The Washington Times

Federal rewrite of labor laws causing a flap down on the farm

LANSING, Mich. — Sparking outrage across the country’s rural heartland, the Obama administration is proposing rules to curb the ability of children on farms to engage in “corn sex” for pay.

Farmers call it corn detasseling, a time-honored but physically demanding chore designed to promote cross-pollination in the field. For decades it has been a way for teens to earn extra spending money — and forge some good-natured field hand camaraderie — for a few weeks each summer.

The Obama administration is considering revisions to federal agricultural work rules that effectively would bar teens younger than 16 from engaging in a number of traditional chores for pay — including detasseling.

Opponents of the rules across the Farm Belt argue that they are in part an attack on a way of life, one foreign to Beltway bureaucrats and one that should be encouraged in an era of rising childhood obesity rates and increasingly sedentary lifestyles.

“We need more young farmers in Oklahoma, not less.
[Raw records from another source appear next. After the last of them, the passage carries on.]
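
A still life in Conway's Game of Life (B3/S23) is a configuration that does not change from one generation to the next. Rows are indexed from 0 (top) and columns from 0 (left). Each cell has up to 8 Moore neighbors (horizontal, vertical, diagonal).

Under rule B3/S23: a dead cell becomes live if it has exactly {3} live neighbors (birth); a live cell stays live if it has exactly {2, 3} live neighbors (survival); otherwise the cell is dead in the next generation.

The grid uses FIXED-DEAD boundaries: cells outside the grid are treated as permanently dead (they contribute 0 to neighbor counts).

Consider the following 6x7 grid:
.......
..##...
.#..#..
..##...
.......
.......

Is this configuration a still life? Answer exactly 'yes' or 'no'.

Answer: yes

Derivation:
Compute generation 1 and compare to generation 0 (given above):
Generation 1:
.......
..##...
.#..#..
..##...
.......
.......
The grids are IDENTICAL -> still life.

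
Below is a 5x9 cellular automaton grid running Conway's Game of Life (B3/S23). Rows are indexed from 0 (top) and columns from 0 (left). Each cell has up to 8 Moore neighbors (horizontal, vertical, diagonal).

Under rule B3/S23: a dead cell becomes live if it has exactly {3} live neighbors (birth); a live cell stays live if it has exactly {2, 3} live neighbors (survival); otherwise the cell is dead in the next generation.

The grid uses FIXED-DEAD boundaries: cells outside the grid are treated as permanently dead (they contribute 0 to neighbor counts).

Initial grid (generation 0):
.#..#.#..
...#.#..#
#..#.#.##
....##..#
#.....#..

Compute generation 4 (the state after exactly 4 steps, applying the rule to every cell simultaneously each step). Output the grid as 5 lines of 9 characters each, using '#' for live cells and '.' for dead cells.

Simulating step by step:
Generation 0 (given above): 16 live cells
Generation 1: 14 live cells
....##...
..##.#..#
...#.#.##
....##..#
.....#...
Generation 2: 18 live cells
...###...
..##.#.##
..##.#.##
.....#.##
....##...
Generation 3: 17 live cells
..##.##..
.....#.##
..##.#...
...#.#.##
....###..
Generation 4: 16 live cells
(generation 4 grid is the final answer)

Answer: ....####.
.....#.#.
..##.#...
..##...#.
....####.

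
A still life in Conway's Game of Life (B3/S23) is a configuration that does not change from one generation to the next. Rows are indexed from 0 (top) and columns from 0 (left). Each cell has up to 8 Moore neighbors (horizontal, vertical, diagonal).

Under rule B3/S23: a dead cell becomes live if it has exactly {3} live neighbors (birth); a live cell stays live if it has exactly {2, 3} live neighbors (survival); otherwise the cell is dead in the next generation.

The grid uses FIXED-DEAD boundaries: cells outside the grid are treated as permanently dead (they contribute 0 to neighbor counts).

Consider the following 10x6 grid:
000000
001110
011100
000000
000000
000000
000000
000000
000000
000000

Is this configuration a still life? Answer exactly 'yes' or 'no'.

Compute generation 1 and compare to generation 0 (given above):
Generation 1:
000100
010010
010010
001000
000000
000000
000000
000000
000000
000000
Cell (0,3) differs: gen0=0 vs gen1=1 -> NOT a still life.

Answer: no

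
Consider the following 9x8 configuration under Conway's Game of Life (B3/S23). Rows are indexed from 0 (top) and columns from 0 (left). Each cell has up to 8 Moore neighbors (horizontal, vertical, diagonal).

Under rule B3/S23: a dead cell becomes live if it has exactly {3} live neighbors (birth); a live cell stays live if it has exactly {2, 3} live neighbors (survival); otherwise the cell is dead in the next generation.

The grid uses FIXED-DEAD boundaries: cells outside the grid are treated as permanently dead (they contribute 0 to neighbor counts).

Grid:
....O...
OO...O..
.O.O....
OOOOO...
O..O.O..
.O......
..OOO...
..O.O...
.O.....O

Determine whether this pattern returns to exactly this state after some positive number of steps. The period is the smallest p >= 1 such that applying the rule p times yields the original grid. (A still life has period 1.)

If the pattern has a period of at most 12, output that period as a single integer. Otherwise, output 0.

Simulating and comparing each generation to the original:
Gen 0 (original, given above): 22 live cells
Gen 1: 15 live cells, differs from original
Gen 2: 15 live cells, differs from original
Gen 3: 12 live cells, differs from original
Gen 4: 13 live cells, differs from original
Gen 5: 10 live cells, differs from original
Gen 6: 11 live cells, differs from original
Gen 7: 11 live cells, differs from original
Gen 8: 14 live cells, differs from original
Gen 9: 15 live cells, differs from original
Gen 10: 13 live cells, differs from original
Gen 11: 17 live cells, differs from original
Gen 12: 18 live cells, differs from original
No period found within 12 steps.

Answer: 0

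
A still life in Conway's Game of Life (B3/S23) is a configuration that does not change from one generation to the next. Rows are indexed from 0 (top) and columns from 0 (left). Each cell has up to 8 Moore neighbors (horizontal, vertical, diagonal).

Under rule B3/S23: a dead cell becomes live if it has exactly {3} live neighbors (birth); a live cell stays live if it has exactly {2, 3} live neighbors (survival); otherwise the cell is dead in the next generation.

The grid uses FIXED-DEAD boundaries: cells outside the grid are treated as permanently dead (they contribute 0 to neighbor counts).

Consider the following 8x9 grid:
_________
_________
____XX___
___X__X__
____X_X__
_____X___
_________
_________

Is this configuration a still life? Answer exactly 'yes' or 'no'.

Compute generation 1 and compare to generation 0 (given above):
Generation 1:
_________
_________
____XX___
___X__X__
____X_X__
_____X___
_________
_________
The grids are IDENTICAL -> still life.

Answer: yes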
We need more young people who know where their food comes from, not less,” Oklahoma Gov. Mary Fallin and state Agriculture Secretary Jim Reese said in a Nov. 30 letter to Labor Secretary Hilda L. Solis.

“Any policy that would hinder the opportunities of young Americans to experience life in our agricultural communities is misguided indeed.”

The American Farm Bureau is heading a coalition of more than 70 agriculture organizations that have petitioned the Labor Department in Washington to reconsider what would be the first major rewrite of farm labor standards since the 1970s.

“We have no desire at all to have young teenagers working in jobs that are inappropriate or entail too much risk,” said Bob Stallman, president of the farm bureau.

“Farmers and ranchers are more interested than anyone else in assuring the safety of farming operations, and their right to operate their farms with family members is specifically permitted by Congress. We don’t want to see those rights infringed.”

Rule critics were bolstered last week by farm groups and detasseling companies gathering at state capitols to urge lawmakers to intervene with the Labor Department.

The department is reviewing those laws, which also would cover work with bulls, cows and other farm animals and farm machinery, at the urging of groups such as the Child Labor Coalition and the National Safety Council.

According to a Labor Department statement: “Children employed in agriculture are some of the most vulnerable workers in America. The fatality rate for young agricultural workers is four times greater than that of their peers employed in nonagricultural workplaces.”

The rules would not affect children working on their parents’ farms, but could affect minors who want to work for relatives or hire themselves out for temporary work during the summer. The Labor Department proposal would restrict the range of chores children could do for pay, including driving tractors, branding cattle, working above a certain height and herding livestock on horseback.

Corn detasseling companies that hire the youth work crews are among the most outspoken, saying that keeping teens out of the field and hiring adults, if they can find them, will cause labor costs to spike. Teens earn anywhere from minimum wage to $10 an hour for corn detasseling work in the fields and spend long days in heat and humidity during about a monthlong season.

“At first I thought it was a joke,” Iowa corn farmer Henry Hemminghaus recently said in an interview with KWQC-TV of the Quad Cities. “It would eliminate 40 [percent] to 70 percent of my workforce. It would probably eliminate about 1,200 out of the 2,000 kids I hire.”